The Kizilburun shipwreck (meaning Crimson Cape) is an ancient Roman shipwreck in the Aegean that was discovered in 1993 by Dr. Cemal Pulak. The wreck itself is located just off the western coast of Turkey, near the island of Chios and the city of Çeşme. The coordinates of the wreck are 38.26075°N 26.24256°E. The ship itself was a Navis Lapidera, or Roman stone carrying ship. The wreck was found at a depth of 45–48 meters or around 150 feet.

==Excavation==
In 1993, a survey was carried out in the Chios Straits by Dr. Cemal Pulak and the Institute of Nautical Archaeology. During the survey, a number of shipwrecks were found, one of them being a Late Hellenistic Stone Carrier. Among the wreckage, 8 marble column drums with dimensions of 3 feet in height and 5-5.5 feet in diameter were found. Also found were a number of marble blocks, 6 blank gravestones, a number of roughly quarried marble basins and pedestals believed to be associated with one another, one corroded coin that is believed to be Greek, a double-bladed axe head, an adze, a chisel and nail remover, metal cauldrons, ceramic jugs, bronze handles, cookware including undecorated plates and pans, fine Hellenistic tableware such as grey-ware, mold-made bowls, black glaze cups and bowls, and one example of a terracotta Herm figurine.

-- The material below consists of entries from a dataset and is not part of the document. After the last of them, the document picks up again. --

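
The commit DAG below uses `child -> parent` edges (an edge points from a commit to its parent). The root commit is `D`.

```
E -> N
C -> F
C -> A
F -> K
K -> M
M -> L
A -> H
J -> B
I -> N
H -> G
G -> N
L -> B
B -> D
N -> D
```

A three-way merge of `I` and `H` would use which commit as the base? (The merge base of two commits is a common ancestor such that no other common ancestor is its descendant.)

Ancestors of I: {D, I, N}.
Ancestors of H: {D, G, H, N}.
Common ancestors: {D, N}.
Among these, N is not an ancestor of any other common ancestor — it is the merge base.

N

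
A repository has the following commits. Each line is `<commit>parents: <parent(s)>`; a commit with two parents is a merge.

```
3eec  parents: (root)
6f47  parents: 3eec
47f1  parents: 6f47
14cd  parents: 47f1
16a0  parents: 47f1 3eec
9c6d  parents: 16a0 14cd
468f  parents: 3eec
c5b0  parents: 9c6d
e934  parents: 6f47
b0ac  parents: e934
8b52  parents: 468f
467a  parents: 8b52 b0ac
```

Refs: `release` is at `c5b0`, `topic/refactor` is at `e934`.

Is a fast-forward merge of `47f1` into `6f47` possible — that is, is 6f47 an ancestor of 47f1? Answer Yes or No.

A fast-forward from 6f47 to 47f1 is possible iff 6f47 is an ancestor of 47f1.
Ancestors of 47f1: {3eec, 47f1, 6f47}.
6f47 is among them, so fast-forward is possible.

Yes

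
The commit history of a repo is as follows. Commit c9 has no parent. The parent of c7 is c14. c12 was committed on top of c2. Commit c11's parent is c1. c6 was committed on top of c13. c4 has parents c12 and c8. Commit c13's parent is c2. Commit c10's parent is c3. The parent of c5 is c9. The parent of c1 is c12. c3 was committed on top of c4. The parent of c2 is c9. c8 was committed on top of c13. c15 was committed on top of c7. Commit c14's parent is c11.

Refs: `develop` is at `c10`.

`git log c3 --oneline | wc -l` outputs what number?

7

Walking parent pointers from c3: reachable set = {c12, c13, c2, c3, c4, c8, c9}.
That is 7 commits.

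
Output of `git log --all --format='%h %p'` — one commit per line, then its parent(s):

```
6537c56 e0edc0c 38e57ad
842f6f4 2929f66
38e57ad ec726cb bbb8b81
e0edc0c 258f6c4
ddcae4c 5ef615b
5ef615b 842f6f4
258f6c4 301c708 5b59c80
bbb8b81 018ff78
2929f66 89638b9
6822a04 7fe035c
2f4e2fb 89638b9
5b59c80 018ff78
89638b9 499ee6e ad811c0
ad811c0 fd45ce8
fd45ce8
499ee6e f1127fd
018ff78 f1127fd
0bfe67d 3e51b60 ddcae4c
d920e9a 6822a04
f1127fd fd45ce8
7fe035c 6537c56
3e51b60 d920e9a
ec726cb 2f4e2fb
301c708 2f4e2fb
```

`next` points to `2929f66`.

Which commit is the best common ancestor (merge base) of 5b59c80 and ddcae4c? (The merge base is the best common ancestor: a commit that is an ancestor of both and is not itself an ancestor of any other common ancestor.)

f1127fd

Ancestors of 5b59c80: {018ff78, 5b59c80, f1127fd, fd45ce8}.
Ancestors of ddcae4c: {2929f66, 499ee6e, 5ef615b, 842f6f4, 89638b9, ad811c0, ddcae4c, f1127fd, fd45ce8}.
Common ancestors: {f1127fd, fd45ce8}.
Among these, f1127fd is not an ancestor of any other common ancestor — it is the merge base.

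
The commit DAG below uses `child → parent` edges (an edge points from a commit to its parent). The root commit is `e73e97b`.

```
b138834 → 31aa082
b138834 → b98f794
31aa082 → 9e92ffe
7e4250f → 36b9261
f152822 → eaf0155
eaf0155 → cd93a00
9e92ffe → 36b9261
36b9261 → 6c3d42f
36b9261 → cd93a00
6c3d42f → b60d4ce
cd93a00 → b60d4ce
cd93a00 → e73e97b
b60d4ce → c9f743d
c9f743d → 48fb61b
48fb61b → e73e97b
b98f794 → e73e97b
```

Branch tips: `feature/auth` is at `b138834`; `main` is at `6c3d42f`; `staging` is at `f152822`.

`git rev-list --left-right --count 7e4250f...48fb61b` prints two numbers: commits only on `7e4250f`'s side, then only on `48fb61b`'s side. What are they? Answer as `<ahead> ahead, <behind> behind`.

6 ahead, 0 behind

Reachable from 7e4250f: {36b9261, 48fb61b, 6c3d42f, 7e4250f, b60d4ce, c9f743d, cd93a00, e73e97b}.
Reachable from 48fb61b: {48fb61b, e73e97b}.
Only in 7e4250f's history (ahead): {36b9261, 6c3d42f, 7e4250f, b60d4ce, c9f743d, cd93a00} — 6.
Only in 48fb61b's history (behind): {} — 0.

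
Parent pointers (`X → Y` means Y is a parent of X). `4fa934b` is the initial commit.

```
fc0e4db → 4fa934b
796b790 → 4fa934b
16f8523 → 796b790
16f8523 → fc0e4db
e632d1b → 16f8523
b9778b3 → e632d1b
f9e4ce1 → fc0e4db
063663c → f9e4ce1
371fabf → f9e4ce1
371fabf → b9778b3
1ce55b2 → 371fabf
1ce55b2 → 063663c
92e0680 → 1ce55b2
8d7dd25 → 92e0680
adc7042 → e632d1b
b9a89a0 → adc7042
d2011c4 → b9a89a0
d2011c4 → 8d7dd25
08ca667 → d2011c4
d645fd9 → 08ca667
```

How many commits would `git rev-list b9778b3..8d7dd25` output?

Reachable from 8d7dd25: {063663c, 16f8523, 1ce55b2, 371fabf, 4fa934b, 796b790, 8d7dd25, 92e0680, b9778b3, e632d1b, f9e4ce1, fc0e4db}.
Reachable from b9778b3: {16f8523, 4fa934b, 796b790, b9778b3, e632d1b, fc0e4db}.
In 8d7dd25's history but not b9778b3's: {063663c, 1ce55b2, 371fabf, 8d7dd25, 92e0680, f9e4ce1} — 6 commits.

6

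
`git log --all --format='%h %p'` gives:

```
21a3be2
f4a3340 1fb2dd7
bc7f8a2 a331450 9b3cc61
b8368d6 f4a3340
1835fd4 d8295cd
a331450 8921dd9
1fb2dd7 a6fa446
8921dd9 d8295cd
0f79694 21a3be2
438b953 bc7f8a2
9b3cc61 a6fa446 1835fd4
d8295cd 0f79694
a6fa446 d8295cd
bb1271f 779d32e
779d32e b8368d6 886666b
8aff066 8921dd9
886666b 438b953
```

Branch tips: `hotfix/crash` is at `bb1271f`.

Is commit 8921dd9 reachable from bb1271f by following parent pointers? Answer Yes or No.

Ancestors of bb1271f (commits reachable by following parents): {0f79694, 1835fd4, 1fb2dd7, 21a3be2, 438b953, 779d32e, 886666b, 8921dd9, 9b3cc61, a331450, a6fa446, b8368d6, bb1271f, bc7f8a2, d8295cd, f4a3340}.
8921dd9 is in that set, so it is an ancestor of bb1271f.

Yes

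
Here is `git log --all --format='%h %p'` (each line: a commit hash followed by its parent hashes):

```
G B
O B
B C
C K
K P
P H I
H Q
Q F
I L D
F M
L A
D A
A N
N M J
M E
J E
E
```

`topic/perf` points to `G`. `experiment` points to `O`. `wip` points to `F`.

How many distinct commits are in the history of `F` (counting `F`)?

3

Walking parent pointers from F: reachable set = {E, F, M}.
That is 3 commits.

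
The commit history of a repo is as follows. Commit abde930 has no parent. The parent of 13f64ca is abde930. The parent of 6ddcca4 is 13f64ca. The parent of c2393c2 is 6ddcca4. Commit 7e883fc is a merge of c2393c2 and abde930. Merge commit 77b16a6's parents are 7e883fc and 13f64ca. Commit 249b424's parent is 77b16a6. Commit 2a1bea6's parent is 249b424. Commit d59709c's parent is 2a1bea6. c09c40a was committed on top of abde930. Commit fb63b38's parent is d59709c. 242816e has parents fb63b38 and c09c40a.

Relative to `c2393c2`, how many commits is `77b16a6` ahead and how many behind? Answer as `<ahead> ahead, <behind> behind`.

Reachable from 77b16a6: {13f64ca, 6ddcca4, 77b16a6, 7e883fc, abde930, c2393c2}.
Reachable from c2393c2: {13f64ca, 6ddcca4, abde930, c2393c2}.
Only in 77b16a6's history (ahead): {77b16a6, 7e883fc} — 2.
Only in c2393c2's history (behind): {} — 0.

2 ahead, 0 behind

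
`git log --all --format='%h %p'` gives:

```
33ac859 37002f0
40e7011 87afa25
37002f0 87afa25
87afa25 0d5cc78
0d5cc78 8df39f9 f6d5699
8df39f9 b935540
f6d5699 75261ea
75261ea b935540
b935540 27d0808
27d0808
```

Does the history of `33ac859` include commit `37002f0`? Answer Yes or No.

Yes

Ancestors of 33ac859 (commits reachable by following parents): {0d5cc78, 27d0808, 33ac859, 37002f0, 75261ea, 87afa25, 8df39f9, b935540, f6d5699}.
37002f0 is in that set, so it is an ancestor of 33ac859.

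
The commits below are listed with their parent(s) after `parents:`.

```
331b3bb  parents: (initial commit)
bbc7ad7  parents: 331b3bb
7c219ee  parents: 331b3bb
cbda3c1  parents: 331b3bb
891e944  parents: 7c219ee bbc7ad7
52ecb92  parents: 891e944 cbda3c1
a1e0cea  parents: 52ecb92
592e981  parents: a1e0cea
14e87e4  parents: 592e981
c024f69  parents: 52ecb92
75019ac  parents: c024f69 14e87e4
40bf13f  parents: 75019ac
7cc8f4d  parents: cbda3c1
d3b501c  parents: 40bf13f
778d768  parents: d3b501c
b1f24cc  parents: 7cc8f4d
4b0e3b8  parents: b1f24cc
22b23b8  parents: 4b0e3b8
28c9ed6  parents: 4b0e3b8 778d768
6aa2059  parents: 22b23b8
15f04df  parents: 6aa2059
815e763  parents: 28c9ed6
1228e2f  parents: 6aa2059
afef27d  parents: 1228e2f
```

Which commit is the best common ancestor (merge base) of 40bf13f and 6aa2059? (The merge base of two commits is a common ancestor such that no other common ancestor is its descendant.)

Ancestors of 40bf13f: {14e87e4, 331b3bb, 40bf13f, 52ecb92, 592e981, 75019ac, 7c219ee, 891e944, a1e0cea, bbc7ad7, c024f69, cbda3c1}.
Ancestors of 6aa2059: {22b23b8, 331b3bb, 4b0e3b8, 6aa2059, 7cc8f4d, b1f24cc, cbda3c1}.
Common ancestors: {331b3bb, cbda3c1}.
Among these, cbda3c1 is not an ancestor of any other common ancestor — it is the merge base.

cbda3c1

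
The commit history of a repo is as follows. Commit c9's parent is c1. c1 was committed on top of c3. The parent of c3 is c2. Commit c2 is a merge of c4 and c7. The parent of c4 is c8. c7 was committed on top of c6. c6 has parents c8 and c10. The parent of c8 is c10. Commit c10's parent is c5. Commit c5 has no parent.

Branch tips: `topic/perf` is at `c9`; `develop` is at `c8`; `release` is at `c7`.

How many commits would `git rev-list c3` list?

8

Walking parent pointers from c3: reachable set = {c10, c2, c3, c4, c5, c6, c7, c8}.
That is 8 commits.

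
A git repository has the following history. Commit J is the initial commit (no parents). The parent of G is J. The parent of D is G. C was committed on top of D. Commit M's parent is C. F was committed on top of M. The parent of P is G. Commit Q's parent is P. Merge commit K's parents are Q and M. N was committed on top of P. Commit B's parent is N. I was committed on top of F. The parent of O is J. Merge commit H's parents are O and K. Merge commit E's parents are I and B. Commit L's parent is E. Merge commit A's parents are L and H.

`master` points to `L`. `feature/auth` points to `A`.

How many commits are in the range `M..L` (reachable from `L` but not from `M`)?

Reachable from L: {B, C, D, E, F, G, I, J, L, M, N, P}.
Reachable from M: {C, D, G, J, M}.
In L's history but not M's: {B, E, F, I, L, N, P} — 7 commits.

7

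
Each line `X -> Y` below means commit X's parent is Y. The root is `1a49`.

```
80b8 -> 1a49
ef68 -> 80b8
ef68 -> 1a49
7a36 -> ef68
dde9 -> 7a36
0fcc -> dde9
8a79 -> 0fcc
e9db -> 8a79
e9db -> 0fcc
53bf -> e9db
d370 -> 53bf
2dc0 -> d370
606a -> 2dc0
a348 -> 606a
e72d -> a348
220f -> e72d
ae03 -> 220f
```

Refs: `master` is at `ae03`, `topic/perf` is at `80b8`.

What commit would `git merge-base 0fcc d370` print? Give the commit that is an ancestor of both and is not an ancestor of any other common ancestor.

0fcc

Ancestors of 0fcc: {0fcc, 1a49, 7a36, 80b8, dde9, ef68}.
Ancestors of d370: {0fcc, 1a49, 53bf, 7a36, 80b8, 8a79, d370, dde9, e9db, ef68}.
Common ancestors: {0fcc, 1a49, 7a36, 80b8, dde9, ef68}.
Among these, 0fcc is not an ancestor of any other common ancestor — it is the merge base.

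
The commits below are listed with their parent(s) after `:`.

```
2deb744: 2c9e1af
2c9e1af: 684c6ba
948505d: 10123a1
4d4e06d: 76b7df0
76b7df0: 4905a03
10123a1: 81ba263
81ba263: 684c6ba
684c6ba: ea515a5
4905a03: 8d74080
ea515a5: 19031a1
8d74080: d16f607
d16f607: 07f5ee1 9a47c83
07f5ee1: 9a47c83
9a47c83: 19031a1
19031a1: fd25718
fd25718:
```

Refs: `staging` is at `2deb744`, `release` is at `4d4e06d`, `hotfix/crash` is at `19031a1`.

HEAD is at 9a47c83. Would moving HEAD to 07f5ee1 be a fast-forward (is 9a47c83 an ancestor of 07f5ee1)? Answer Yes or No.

Yes

A fast-forward from 9a47c83 to 07f5ee1 is possible iff 9a47c83 is an ancestor of 07f5ee1.
Ancestors of 07f5ee1: {07f5ee1, 19031a1, 9a47c83, fd25718}.
9a47c83 is among them, so fast-forward is possible.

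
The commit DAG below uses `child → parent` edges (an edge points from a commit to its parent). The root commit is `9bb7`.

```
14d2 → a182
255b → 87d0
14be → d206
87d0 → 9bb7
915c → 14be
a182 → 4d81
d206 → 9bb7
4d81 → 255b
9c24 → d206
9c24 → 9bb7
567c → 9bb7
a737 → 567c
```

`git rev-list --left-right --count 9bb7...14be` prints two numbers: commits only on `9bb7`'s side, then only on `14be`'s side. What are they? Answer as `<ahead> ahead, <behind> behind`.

0 ahead, 2 behind

Reachable from 9bb7: {9bb7}.
Reachable from 14be: {14be, 9bb7, d206}.
Only in 9bb7's history (ahead): {} — 0.
Only in 14be's history (behind): {14be, d206} — 2.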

Further analysis of the column drums shows that they would have each fit together to form one 30-foot Doric column. The location of the shipwreck indicates that it was traveling from the marble quarries on the island of Proconnesos in the Sea of Marmara to the Temple of Apollo at Claros. This would date the shipwreck sometime between 125 and 25 BC.

One of the main challenges to overcome was how to hoist the drums off of the shipwreck without disturbing the delicate wooden hull remains beneath. This was accomplished using various devices attached to large lift bags. In 2009 and again in 2011 the marble pieces were raised to the surface and transported to the Institute of Nautical Archaeology's research center in Bodrum, Turkey, where they are currently being cleaned and analyzed.